Javier Bardem a affirmé, en conférence de presse à Cannes, son soutien à la cause palestinienne tout en dénonçant « le génocide en cours à Gaza » et en appelant les artistes à ne pas se taire. Susan Sarandon a déclaré être progressivement marginalisée et blacklistée en raison de ses prises de position en faveur de la Palestine, affirmant avoir poursuivi sa carrière en Europe où elle dit avoir trouvé de nouvelles opportunités dans des films indépendants.

La liberté d’expression des artistes demeure au centre d’un débat récurrent dans le cinéma : jusqu’où peuvent-ils s’exprimer sur des sujets politiques sensibles sans en subir les conséquences ?

La Presse — À Cannes, Javier Bardem, qui présente en compétition « L’Être aimé » du réalisateur espagnol Rodrigo Sorogoyen, a réaffirmé en conférence de presse son soutien à la cause palestinienne. Il a dénoncé « le génocide en cours à Gaza », encourageant les artistes à ne pas rester silencieux.

Lorsqu’on lui a demandé s’il craint des répercussions professionnelles, il a répondu sans hésitation que, malgré son engagement, il reçoit encore de nombreux projets en Europe, en Amérique du Sud et aux États-Unis. Il a également critiqué le silence d’Hollywood face à la situation à Gaza, ainsi que les « listes noires » visant des acteurs engagés tels que lui, Susan Sarandon ou Mark Ruffalo.

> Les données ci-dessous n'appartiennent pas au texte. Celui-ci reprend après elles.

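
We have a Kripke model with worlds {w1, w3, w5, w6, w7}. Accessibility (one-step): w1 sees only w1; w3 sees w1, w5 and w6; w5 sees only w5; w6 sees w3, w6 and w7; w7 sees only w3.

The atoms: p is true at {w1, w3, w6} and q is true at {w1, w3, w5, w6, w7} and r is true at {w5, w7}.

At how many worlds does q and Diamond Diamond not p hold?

w1: q is T, Diamond Diamond not p is F. ✗
w3: q is T, Diamond Diamond not p is T. ✓
w5: q is T, Diamond Diamond not p is T. ✓
w6: q is T, Diamond Diamond not p is T. ✓
w7: q is T, Diamond Diamond not p is T. ✓
Satisfying worlds: {w3, w5, w6, w7}.

4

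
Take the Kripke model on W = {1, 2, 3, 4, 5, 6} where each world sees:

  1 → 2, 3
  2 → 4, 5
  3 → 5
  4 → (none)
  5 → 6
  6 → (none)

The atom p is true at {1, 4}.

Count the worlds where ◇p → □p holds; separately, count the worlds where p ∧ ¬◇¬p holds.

5 and 1

For ◇p → □p:
1: ◇p is F, □p is F. ✓
2: ◇p is T, □p is F. ✗
3: ◇p is F, □p is F. ✓
4: ◇p is F, □p is T. ✓
5: ◇p is F, □p is F. ✓
6: ◇p is F, □p is T. ✓
— 5 worlds.
For p ∧ ¬◇¬p:
1: p is T, ¬◇¬p is F. ✗
2: p is F, ¬◇¬p is F. ✗
3: p is F, ¬◇¬p is F. ✗
4: p is T, ¬◇¬p is T. ✓
5: p is F, ¬◇¬p is F. ✗
6: p is F, ¬◇¬p is T. ✗
— 1 world.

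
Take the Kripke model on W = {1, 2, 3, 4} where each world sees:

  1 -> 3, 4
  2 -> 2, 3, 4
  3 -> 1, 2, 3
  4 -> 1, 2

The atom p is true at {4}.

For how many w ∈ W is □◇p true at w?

1: successors {3, 4}; ◇p there: 3:F, 4:F. ✗
2: successors {2, 3, 4}; ◇p there: 2:T, 3:F, 4:F. ✗
3: successors {1, 2, 3}; ◇p there: 1:T, 2:T, 3:F. ✗
4: successors {1, 2}; ◇p there: 1:T, 2:T. ✓
Satisfying worlds: {4}.

1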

Bardem défend le droit à la parole des artistes, considérant que leur engagement public fait partie de leur rôle. Cette position contraste avec celle du cinéaste allemand Wim Wenders, qui pense que les cinéastes devraient éviter de s’impliquer dans la politique. Une perspective d’autant plus interpellante que le cinéma semble aujourd’hui plus politique que jamais.

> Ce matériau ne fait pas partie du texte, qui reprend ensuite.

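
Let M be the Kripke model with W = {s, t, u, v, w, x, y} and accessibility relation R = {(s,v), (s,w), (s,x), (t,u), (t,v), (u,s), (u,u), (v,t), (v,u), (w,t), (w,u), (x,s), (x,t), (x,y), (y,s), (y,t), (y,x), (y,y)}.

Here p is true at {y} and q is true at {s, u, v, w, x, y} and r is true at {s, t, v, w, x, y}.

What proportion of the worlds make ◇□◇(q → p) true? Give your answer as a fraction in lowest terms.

3/7

s: successors {v, w, x}; □◇(q → p) there: v:F, w:F, x:F. ✗
t: successors {u, v}; □◇(q → p) there: u:F, v:F. ✗
u: successors {s, u}; □◇(q → p) there: s:T, u:F. ✓
v: successors {t, u}; □◇(q → p) there: t:F, u:F. ✗
w: successors {t, u}; □◇(q → p) there: t:F, u:F. ✗
x: successors {s, t, y}; □◇(q → p) there: s:T, t:F, y:F. ✓
y: successors {s, t, x, y}; □◇(q → p) there: s:T, t:F, x:F, y:F. ✓
That's 3 of 7 worlds, so 3/7.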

Dans le même esprit, Paul Laverty, scénariste et membre du jury de la compétition officielle de cette 79e édition, a dénoncé le fait que « des artistes engagés comme Susan Sarandon, Javier Bardem et Mark Ruffalo soient écartés pour avoir dénoncé le meurtre de femmes et d’enfants à Gaza », lançant un sévère : « Honte à Hollywood ! »

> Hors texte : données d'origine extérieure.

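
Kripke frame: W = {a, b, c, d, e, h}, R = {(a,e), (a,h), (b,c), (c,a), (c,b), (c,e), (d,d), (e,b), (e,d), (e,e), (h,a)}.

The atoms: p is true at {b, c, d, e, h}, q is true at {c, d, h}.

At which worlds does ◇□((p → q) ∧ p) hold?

{c, d, e}

a: successors {e, h}; □((p → q) ∧ p) there: e:F, h:F. ✗
b: successors {c}; □((p → q) ∧ p) there: c:F. ✗
c: successors {a, b, e}; □((p → q) ∧ p) there: a:F, b:T, e:F. ✓
d: successors {d}; □((p → q) ∧ p) there: d:T. ✓
e: successors {b, d, e}; □((p → q) ∧ p) there: b:T, d:T, e:F. ✓
h: successors {a}; □((p → q) ∧ p) there: a:F. ✗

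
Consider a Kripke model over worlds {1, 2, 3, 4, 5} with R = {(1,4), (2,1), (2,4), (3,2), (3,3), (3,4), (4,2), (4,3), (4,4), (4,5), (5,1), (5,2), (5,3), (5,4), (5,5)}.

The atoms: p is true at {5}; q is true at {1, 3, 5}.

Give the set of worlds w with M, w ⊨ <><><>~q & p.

{5}

1: <><><>~q is T, p is F. ✗
2: <><><>~q is T, p is F. ✗
3: <><><>~q is T, p is F. ✗
4: <><><>~q is T, p is F. ✗
5: <><><>~q is T, p is T. ✓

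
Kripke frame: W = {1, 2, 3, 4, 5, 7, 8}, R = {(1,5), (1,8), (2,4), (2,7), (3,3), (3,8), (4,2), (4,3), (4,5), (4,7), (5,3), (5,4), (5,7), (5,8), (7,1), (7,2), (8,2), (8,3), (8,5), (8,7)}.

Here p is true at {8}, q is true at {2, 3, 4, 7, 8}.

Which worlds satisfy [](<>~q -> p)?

1: successors {5, 8}; <>~q -> p there: 5:T, 8:T. ✓
2: successors {4, 7}; <>~q -> p there: 4:F, 7:F. ✗
3: successors {3, 8}; <>~q -> p there: 3:T, 8:T. ✓
4: successors {2, 3, 5, 7}; <>~q -> p there: 2:T, 3:T, 5:T, 7:F. ✗
5: successors {3, 4, 7, 8}; <>~q -> p there: 3:T, 4:F, 7:F, 8:T. ✗
7: successors {1, 2}; <>~q -> p there: 1:F, 2:T. ✗
8: successors {2, 3, 5, 7}; <>~q -> p there: 2:T, 3:T, 5:T, 7:F. ✗

{1, 3}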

Sarandon, symbole d’un engagement coûteux

Le débat se concentre notamment sur Susan Sarandon, actrice oscarisée et star de « Thelma & Louise », film sorti en 1991, qui met en vedette Geena Davis et qui a été choisi comme affiche officielle de cette édition. Figure emblématique d’Hollywood, Sarandon affirme être de plus en plus marginalisée et blacklistée en raison de ses positions en faveur de la Palestine.

Licenciée par son agence United Talent Agency il y a trois ans, elle confie avoir poursuivi sa carrière en Europe, où elle a trouvé de nouvelles opportunités dans des films indépendants, en particulier en Angleterre et en Italie. Lors des Goyas à Madrid, où elle a reçu un prix international, elle a déclaré continuer à travailler sur le continent européen.

Elle signale aussi bénéficier du soutien de Javier Bardem et critique un climat de répression et de censure aux États-Unis.

Il est à noter qu’une pétition signée lors d’une précédente édition du Festival de Cannes a rassemblé plusieurs centaines de professionnels du cinéma dénonçant le silence de l’industrie face à la situation à Gaza. Ce texte collectif a ravivé le débat sur la responsabilité politique des artistes et les risques associés à la prise de parole publique.

Au-delà de ces personnalités, certains artistes paient aujourd’hui un lourd tribut pour leurs prises de position publiques sur des sujets politiques sensibles. Mais leur rôle ne va-t-il pas au-delà de leur seule carrière ? En tant qu’icônes culturelles, ils ont une influence réelle sur l’opinion publique et contribuent à alimenter le débat. Dès lors, leur engagement semble non seulement être un droit, mais aussi une responsabilité.